Bret Easton Ellis said it is good to have “disruptors” like billionaire Tesla boss Elon Musk, as they are “good for society right now”.
The author of the 1991 novel American Psycho – about serial killer and investment banker Patrick Bateman, which was later made into a film starring Christian Bale – has written his first book in 13 years, The Shards.
Easton Ellis told BBC Radio 4’s Today programme that he has no boundaries when it comes to writing because he finds nothing offensive.
He said: “I don’t even know what hate speech is… something that someone made up somewhere.
“I don’t have any boundaries in terms of language and in terms of what people say, in terms of what people say in a supposedly free society. I think you should be allowed to say whatever you want and that’s just how it is.
“I’m a writer, what else am I supposed to say? That there are boundaries within how I can express myself within the pages of a novel? That’s just so beyond my realm of thinking that I really don’t quite know where to go with it.”
Easton Ellis said he grew up in a generation that “liked to be offended”.
He said: “I come from a very different place … We were looking to be offended and to be shocked and we liked it.
“So we’re living now in this kind of regulated authoritarian seeming society that says: ‘You can’t say this. You can’t say this. You can’t write this.’
“I understand that people are tying themselves up in knots about the internet and what you can say or can’t say.
“I like what Elon Musk is doing – I think we need more disruptors, disruptors are good for society right now and that’s where I’m at.”
After billionaire Tesla and SpaceX boss Musk took over social media platform Twitter in October, around half of the company’s global workforce was laid off, content moderation was loosened and Musk himself engaged with conspiracy theories and right-wing personalities on the site.
He also launched a new subscription service that enabled any user to be verified on the site simply by paying a monthly fee, which saw some use the scheme to impersonate public figures and spread abuse and misinformation.
Some experts and analysts reported drastic spikes in hate speech on the site.
Easton Ellis said: “In this world, of course a disrupter is going to met with many difficulties. It’s so funny to see how the press turns against him, it’s almost like a skit.
“We’re living in a simulated room and it’s almost like a joke, the narrative is preordained.”
He added that he wrote his latest novel The Shards for himself, and not for the reader.
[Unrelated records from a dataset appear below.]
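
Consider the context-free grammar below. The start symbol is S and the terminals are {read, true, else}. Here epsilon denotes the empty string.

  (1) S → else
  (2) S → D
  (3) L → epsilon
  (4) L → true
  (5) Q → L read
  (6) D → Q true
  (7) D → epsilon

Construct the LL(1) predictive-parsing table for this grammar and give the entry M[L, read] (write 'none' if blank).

L → epsilon

FIRST(L): from L→epsilon we get {epsilon}; from L→true we get {true}. So FIRST(L) = {epsilon, true}.
FIRST(Q): from Q→L read we get {read, true}. So FIRST(Q) = {read, true}.
FIRST(D): from D→Q true we get {read, true}; from D→epsilon we get {epsilon}. So FIRST(D) = {epsilon, read, true}.
FIRST(S): from S→else we get {else}; from S→D we get {epsilon, read, true}. So FIRST(S) = {epsilon, else, read, true}.
FOLLOW(S) includes $ since S is the start symbol.
FOLLOW(L): in Q→L read, L is followed by read with FIRST {read}. Thus FOLLOW(L) = {read}.
For L → epsilon: FIRST(epsilon) = {epsilon}, so it goes in M[L, t] for t ∈ {}; since epsilon ∈ FIRST, also for every t ∈ FOLLOW(L) = {read}.
For L → true: FIRST(true) = {true}, so it goes in M[L, t] for t ∈ {true}.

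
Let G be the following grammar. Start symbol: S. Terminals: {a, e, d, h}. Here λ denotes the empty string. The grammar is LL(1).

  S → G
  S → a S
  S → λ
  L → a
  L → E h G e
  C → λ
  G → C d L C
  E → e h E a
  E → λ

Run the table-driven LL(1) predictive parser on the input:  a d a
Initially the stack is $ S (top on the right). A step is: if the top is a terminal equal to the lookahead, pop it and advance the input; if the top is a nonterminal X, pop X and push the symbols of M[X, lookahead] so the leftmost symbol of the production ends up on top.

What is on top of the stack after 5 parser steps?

     Stack      Input    Action
  1  $ S        a d a $  expand S → a S
  2  $ S a      a d a $  match a
  3  $ S        d a $    expand S → G
  4  $ G        d a $    expand G → C d L C
  5  $ C L d C  d a $    expand C → λ
Stack after step 5: $ C L d (top = d).

d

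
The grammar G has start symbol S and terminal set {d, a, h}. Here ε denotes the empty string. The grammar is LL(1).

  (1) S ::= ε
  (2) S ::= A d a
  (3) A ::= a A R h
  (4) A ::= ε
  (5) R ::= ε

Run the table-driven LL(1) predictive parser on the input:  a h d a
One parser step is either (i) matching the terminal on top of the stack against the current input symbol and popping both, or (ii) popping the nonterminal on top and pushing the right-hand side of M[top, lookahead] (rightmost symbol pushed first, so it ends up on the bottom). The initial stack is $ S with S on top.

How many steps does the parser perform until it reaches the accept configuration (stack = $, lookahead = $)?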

“I’ve been thinking about this book for about 40 years and I knew the movements of it. I wanted it to be as immersive as possible about that time and place – Los Angeles in the 1980s,” he said.
He continued: “The Shards is dedicated for no-one … because what I’m doing is creating something in a vacuum.
“I’m creating something in my apartment by myself, for myself, this is not something I’m writing for the reader, or I’m writing for the culture, or I’m commenting on the culture, I’m writing something that I am solely interested in.
“For me, I’ve always used fiction as a way of really healing myself, not necessarily the culture, not necessarily the reader or the world, but kind of healing myself.”